VA’s Dr. Carolyn Clancy discussed the six key principles underscoring the VA’s use of AI in veteran’s health care. The artificial intelligence (AI) revolution is here. At the Department of Veterans Affairs, health care leaders are guiding its implementation in veterans health care with key ethical principles in mind.
With VA being the nation’s largest integrated health system, AI is helping to treat more than 9 million veterans and showing opportunity for more, noted Assistant Undersecretary for Health for Discovery, Education and Affiliate Networks Dr. Carolyn Clancy. Clancy spoke at the agency’s AI summit in Washington, D.C. last week.

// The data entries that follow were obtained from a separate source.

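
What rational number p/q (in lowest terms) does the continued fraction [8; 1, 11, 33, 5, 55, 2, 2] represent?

4950239/555154

Work from the innermost term outward:
Start with 2.
2 + 1/(2/1) = 2 + 1/2 = 5/2
55 + 1/(5/2) = 55 + 2/5 = 277/5
5 + 1/(277/5) = 5 + 5/277 = 1390/277
33 + 1/(1390/277) = 33 + 277/1390 = 46147/1390
11 + 1/(46147/1390) = 11 + 1390/46147 = 509007/46147
1 + 1/(509007/46147) = 1 + 46147/509007 = 555154/509007
8 + 1/(555154/509007) = 8 + 509007/555154 = 4950239/555154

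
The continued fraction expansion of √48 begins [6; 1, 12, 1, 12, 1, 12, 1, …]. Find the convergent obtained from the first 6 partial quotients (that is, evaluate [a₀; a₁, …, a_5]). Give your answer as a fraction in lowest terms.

1351/195

a_0 = 6: 6/1
a_1 = 1: 7/1
a_2 = 12: 90/13
a_3 = 1: 97/14
a_4 = 12: 1254/181
a_5 = 1: 1351/195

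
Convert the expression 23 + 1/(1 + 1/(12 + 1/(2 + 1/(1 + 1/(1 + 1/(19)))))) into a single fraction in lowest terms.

31414/1313

Use the convergent recurrence hₖ = aₖ·hₖ₋₁ + hₖ₋₂ (and likewise for the denominators kₖ):
a_0 = 23: 23/1
a_1 = 1: 24/1
a_2 = 12: 311/13
a_3 = 2: 646/27
a_4 = 1: 957/40
a_5 = 1: 1603/67
a_6 = 19: 31414/1313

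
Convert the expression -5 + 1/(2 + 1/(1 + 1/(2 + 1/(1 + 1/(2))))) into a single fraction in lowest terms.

Start with 2.
1 + 1/(2/1) = 1 + 1/2 = 3/2
2 + 1/(3/2) = 2 + 2/3 = 8/3
1 + 1/(8/3) = 1 + 3/8 = 11/8
2 + 1/(11/8) = 2 + 8/11 = 30/11
-5 + 1/(30/11) = -5 + 11/30 = -139/30

-139/30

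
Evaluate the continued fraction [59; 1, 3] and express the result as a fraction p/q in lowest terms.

a_0 = 59: 59/1
a_1 = 1: 60/1
a_2 = 3: 239/4

239/4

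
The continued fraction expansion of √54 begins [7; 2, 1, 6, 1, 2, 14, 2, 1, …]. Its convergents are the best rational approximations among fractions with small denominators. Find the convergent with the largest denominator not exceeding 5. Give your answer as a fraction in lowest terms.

a_0 = 7: 7/1  (≤ bound)
a_1 = 2: 15/2  (≤ bound)
a_2 = 1: 22/3  (≤ bound)
a_3 = 6: 147/20  (> 5, stop)

22/3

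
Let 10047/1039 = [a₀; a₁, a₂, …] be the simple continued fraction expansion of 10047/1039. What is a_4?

3

10047 = 9·1039 + 696, so a_0 = 9
1039 = 1·696 + 343, so a_1 = 1
696 = 2·343 + 10, so a_2 = 2
343 = 34·10 + 3, so a_3 = 34
10 = 3·3 + 1, so a_4 = 3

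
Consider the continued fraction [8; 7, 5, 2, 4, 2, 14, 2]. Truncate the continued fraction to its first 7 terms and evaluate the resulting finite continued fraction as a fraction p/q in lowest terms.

92087/11314

Starting at the tail and folding back:
Start with 14.
2 + 1/(14/1) = 2 + 1/14 = 29/14
4 + 1/(29/14) = 4 + 14/29 = 130/29
2 + 1/(130/29) = 2 + 29/130 = 289/130
5 + 1/(289/130) = 5 + 130/289 = 1575/289
7 + 1/(1575/289) = 7 + 289/1575 = 11314/1575
8 + 1/(11314/1575) = 8 + 1575/11314 = 92087/11314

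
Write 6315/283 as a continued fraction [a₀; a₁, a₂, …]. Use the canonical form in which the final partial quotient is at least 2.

6315 ÷ 283 → quotient 22, remainder 89
283 ÷ 89 → quotient 3, remainder 16
89 ÷ 16 → quotient 5, remainder 9
16 ÷ 9 → quotient 1, remainder 7
9 ÷ 7 → quotient 1, remainder 2
7 ÷ 2 → quotient 3, remainder 1
2 ÷ 1 → quotient 2, remainder 0

[22; 3, 5, 1, 1, 3, 2]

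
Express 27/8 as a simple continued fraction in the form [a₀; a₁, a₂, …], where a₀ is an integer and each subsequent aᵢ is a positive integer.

[3; 2, 1, 2]

27 ÷ 8 → quotient 3, remainder 3
8 ÷ 3 → quotient 2, remainder 2
3 ÷ 2 → quotient 1, remainder 1
2 ÷ 1 → quotient 2, remainder 0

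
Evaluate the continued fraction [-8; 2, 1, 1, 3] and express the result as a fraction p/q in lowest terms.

Start with 3.
1 + 1/(3/1) = 1 + 1/3 = 4/3
1 + 1/(4/3) = 1 + 3/4 = 7/4
2 + 1/(7/4) = 2 + 4/7 = 18/7
-8 + 1/(18/7) = -8 + 7/18 = -137/18

-137/18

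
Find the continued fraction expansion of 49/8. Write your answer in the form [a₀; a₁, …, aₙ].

[6; 8]

49 = 6·8 + 1, so a_0 = 6
8 = 8·1 + 0, so a_1 = 8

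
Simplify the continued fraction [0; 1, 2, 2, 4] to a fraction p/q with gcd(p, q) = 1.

22/31

a_0 = 0: 0/1
a_1 = 1: 1/1
a_2 = 2: 2/3
a_3 = 2: 5/7
a_4 = 4: 22/31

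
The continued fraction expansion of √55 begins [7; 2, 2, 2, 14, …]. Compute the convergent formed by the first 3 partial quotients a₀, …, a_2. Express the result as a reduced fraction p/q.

Work from the innermost term outward:
Start with 2.
2 + 1/(2/1) = 2 + 1/2 = 5/2
7 + 1/(5/2) = 7 + 2/5 = 37/5

37/5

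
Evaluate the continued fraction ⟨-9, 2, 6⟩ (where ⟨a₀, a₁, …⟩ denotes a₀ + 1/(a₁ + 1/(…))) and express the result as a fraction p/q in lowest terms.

-111/13

Use the convergent recurrence hₖ = aₖ·hₖ₋₁ + hₖ₋₂ (and likewise for the denominators kₖ):
a_0 = -9: -9/1
a_1 = 2: -17/2
a_2 = 6: -111/13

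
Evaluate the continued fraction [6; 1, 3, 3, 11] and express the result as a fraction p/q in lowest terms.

995/147

Start with 11.
3 + 1/(11/1) = 3 + 1/11 = 34/11
3 + 1/(34/11) = 3 + 11/34 = 113/34
1 + 1/(113/34) = 1 + 34/113 = 147/113
6 + 1/(147/113) = 6 + 113/147 = 995/147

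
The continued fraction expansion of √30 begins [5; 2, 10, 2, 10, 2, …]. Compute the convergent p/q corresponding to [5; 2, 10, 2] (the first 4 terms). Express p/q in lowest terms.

a_0 = 5: 5/1
a_1 = 2: 11/2
a_2 = 10: 115/21
a_3 = 2: 241/44

241/44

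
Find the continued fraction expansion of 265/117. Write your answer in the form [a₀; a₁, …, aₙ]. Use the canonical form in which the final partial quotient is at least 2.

[2; 3, 1, 3, 2, 3]

Run the Euclidean algorithm, recording each quotient:
⌊265/117⌋ = 2, remainder 31
⌊117/31⌋ = 3, remainder 24
⌊31/24⌋ = 1, remainder 7
⌊24/7⌋ = 3, remainder 3
⌊7/3⌋ = 2, remainder 1
⌊3/1⌋ = 3, remainder 0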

Clancy emphasized the critical nature of the department’s adoption of AI and added that more than half of the VA’s 109 medical centers that support medical research also have an active study using some component of AI.
“AI is relatively new, but putting technology to work for veterans and very importantly, for our employees, is really part of our institutional fabric,” Clancy said at the summit.
Clancy outlined six key principles that the VA abides by when it comes to its usage of AI:
AI must be purposeful, doing no harm and not sacrificing efficiency for accuracy and safety.
AI must be effective and safe, with all systems designed and monitored to ensure accuracy and safety.
AI must be secure and private, with built-in resiliencies against vulnerabilities and focused on ensuring privacy in data.
AI must be fair and equitable. Clancy emphasized that because the VA has a diverse body of veterans, the response to providing them with health care must be diverse.
AI must be transparent and explainable.
AI must be accountable and rigorously monitored.
Clancy highlighted some of AI’s applications in the VA health care system, including its partnership with the National Artificial Intelligence Institute (NAII) to help the VA’s National Surgery Program Office advance the capabilities of the VA Surgical Quality Improvement program.
AI is being applied in scenarios to assist in developing phenotypic risk associations in cardiac and vascular surgery, building clinical decision support tools for chronic pain, prediction tools for cancer and progressive kidney disease and image-based assistant tools for pathology and radiation.
Additionally, Clancy said AI is being used to better prevent, treat and diagnose cancer, as well as assisting in general diagnostics along with machine learning.
While Clancy praised the VA’s AI usage efforts, she stated that tangible evidence will always be needed to prove that the technology is providing better outcomes for veterans.
“Having a vision isn’t enough. Even having proof of clinical effectiveness is not enough. We have to make sure that we are literally achieving the best outcomes for veterans,” Clancy said.